Lejos de entender el ejercicio del cargo público como una responsabilidad con el país y sus ciudadanos, en nuestro medio parece percibirse como un privilegio que se recibe y se ejerce como coronación de determinados esfuerzos, sean estrictamente profesionales o producto de algún toma y daca con los poderes de turno. Un mal que se extiende prácticamente a todas las tendencias políticas, como se ha podido apreciar también en los últimos Congresos que hemos tenido, pues en esta ausencia de principios firmes no hay bandera partidaria que se salve.
Una vez llegados a las pequeñas o grandes cimas de poder que se presentan en la administración pública, no son pocos los que usufructúan las atribuciones que vienen con el cargo –dejando de lado, por supuesto, la corrupción planificada y a gran escala– más en beneficio propio que calculando el impacto de sus acciones y decisiones en lo que es justamente la misión primordial del Estado: el bien común.

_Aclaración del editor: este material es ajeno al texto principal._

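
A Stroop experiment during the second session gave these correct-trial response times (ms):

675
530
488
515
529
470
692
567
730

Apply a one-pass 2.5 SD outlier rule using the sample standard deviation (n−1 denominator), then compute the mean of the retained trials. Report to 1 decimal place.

n = 9, ΣRT = 5196, M = 577.333
Σ(x−M)² = 74064.00; s = √(74064.00/8) = 96.219
Cutoffs: 577.333 ± 2.5·96.219 → [336.8, 817.9]
No RTs fall outside the cutoffs; all 9 retained. Mean = 5196/9 = 577.333

577.3 ms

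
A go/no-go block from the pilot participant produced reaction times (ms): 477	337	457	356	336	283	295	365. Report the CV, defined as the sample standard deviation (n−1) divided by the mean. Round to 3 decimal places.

0.193

n = 8, Σ = 2906, M = 363.2500
Σ(x−M)² = 34313.500; s = √(34313.500/7) = 70.0138
CV = 70.0138 / 363.2500 = 0.19274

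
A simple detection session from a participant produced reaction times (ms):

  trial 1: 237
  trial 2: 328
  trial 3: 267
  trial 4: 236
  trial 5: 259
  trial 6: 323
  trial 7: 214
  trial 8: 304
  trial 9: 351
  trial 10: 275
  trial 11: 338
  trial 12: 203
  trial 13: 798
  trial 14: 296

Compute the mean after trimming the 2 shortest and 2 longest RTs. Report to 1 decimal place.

286.3 ms

Sorted: 203, 214, 236, 237, 259, 267, 275, 296, 304, 323, 328, 338, 351, 798
Drop lowest 2 (203, 214) and highest 2 (351, 798)
Remaining (n=10): Σ = 2863, mean = 2863/10 = 286.300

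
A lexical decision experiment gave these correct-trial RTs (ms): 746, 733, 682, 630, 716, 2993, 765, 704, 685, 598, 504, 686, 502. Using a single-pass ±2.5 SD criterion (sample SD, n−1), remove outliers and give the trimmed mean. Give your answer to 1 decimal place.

n = 13, ΣRT = 10944, M = 841.846
Σ(x−M)² = 5097655.69; s = √(5097655.69/12) = 651.770
Cutoffs: 841.846 ± 2.5·651.770 → [-787.6, 2471.3]
Outside: 2993 → excluded.
Retained (n=12): Σ = 7951, mean = 7951/12 = 662.583

662.6 ms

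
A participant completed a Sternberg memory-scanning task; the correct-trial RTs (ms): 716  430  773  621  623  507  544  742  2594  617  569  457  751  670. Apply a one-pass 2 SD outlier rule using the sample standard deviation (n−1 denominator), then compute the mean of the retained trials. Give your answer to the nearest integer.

617 ms

n = 14, ΣRT = 10614, M = 758.143
Σ(x−M)² = 3780511.71; s = √(3780511.71/13) = 539.267
Cutoffs: 758.143 ± 2·539.267 → [-320.4, 1836.7]
Outside: 2594 → excluded.
Retained (n=13): Σ = 8020, mean = 8020/13 = 616.923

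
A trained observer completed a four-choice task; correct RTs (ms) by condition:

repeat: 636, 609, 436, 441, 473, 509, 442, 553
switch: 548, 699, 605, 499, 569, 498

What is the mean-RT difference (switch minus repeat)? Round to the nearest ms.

57 ms

M(repeat) = 4099/8 = 512.375
M(switch) = 3418/6 = 569.667
Difference = 569.667 − 512.375 = 57.292 ms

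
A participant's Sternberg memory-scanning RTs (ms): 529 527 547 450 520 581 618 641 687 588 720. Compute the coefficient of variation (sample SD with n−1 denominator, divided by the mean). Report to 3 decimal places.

n = 11, Σ = 6408, M = 582.5455
Σ(x−M)² = 63206.727; s = √(63206.727/10) = 79.5027
CV = 79.5027 / 582.5455 = 0.13647

0.136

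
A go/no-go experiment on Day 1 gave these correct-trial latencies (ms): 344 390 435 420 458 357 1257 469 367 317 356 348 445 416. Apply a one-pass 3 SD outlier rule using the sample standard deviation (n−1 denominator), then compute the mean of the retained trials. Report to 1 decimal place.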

La facilidad con que tantos profesionales y académicos reputados recibieron las inoculaciones secretas, sin plantearse dilema ético alguno, se explica solo en ese apagón moral que parece campear entre ciertas autoridades y funcionarios de alto nivel, y que a no dudarlo hubiera servido como perfecto ejemplo negativo para lo que Max Weber explicaba de la disciplina, el patriotismo y el compromiso de determinadas burocracias estatales en su célebre estudio sobre la ética protestante.

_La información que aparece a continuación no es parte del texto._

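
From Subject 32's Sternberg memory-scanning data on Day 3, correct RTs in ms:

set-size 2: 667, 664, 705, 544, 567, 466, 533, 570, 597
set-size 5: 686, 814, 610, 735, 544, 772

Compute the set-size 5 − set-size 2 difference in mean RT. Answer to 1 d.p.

103.2 ms

M(set-size 2) = 5313/9 = 590.333
M(set-size 5) = 4161/6 = 693.500
Difference = 693.500 − 590.333 = 103.167 ms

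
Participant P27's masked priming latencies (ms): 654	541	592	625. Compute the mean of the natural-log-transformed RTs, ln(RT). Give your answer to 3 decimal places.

ln(RT): 6.4831, 6.2934, 6.3835, 6.4378
Σ ln(RT) = 25.5978
Mean = 25.5978/4 = 6.39945

6.399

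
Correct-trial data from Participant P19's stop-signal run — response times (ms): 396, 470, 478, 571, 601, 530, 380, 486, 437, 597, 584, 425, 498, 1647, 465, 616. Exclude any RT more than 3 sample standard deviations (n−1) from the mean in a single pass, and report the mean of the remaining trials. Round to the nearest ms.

n = 16, ΣRT = 9181, M = 573.812
Σ(x−M)² = 1312118.44; s = √(1312118.44/15) = 295.761
Cutoffs: 573.812 ± 3·295.761 → [-313.5, 1461.1]
Outside: 1647 → excluded.
Retained (n=15): Σ = 7534, mean = 7534/15 = 502.267

502 ms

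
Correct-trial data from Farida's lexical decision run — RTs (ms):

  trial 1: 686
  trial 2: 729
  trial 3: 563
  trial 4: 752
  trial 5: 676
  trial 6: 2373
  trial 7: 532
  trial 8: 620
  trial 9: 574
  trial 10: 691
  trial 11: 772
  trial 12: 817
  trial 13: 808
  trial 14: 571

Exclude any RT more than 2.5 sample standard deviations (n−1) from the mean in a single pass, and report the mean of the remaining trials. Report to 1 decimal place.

n = 14, ΣRT = 11164, M = 797.429
Σ(x−M)² = 2786881.43; s = √(2786881.43/13) = 463.007
Cutoffs: 797.429 ± 2.5·463.007 → [-360.1, 1954.9]
Outside: 2373 → excluded.
Retained (n=13): Σ = 8791, mean = 8791/13 = 676.231

676.2 ms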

Así como podemos alegrarnos y sentirnos orgullosos con el innegable mérito de las ingenieras peruanas que participan del proyecto de la NASA en Marte, a nuestro país le costará olvidar la desvergüenza de quienes, aprovechando sus posiciones de privilegio, burlaron la confianza que se depositó en ellos –casi una carta blanca, dada la emergencia– para defendernos de la pandemia.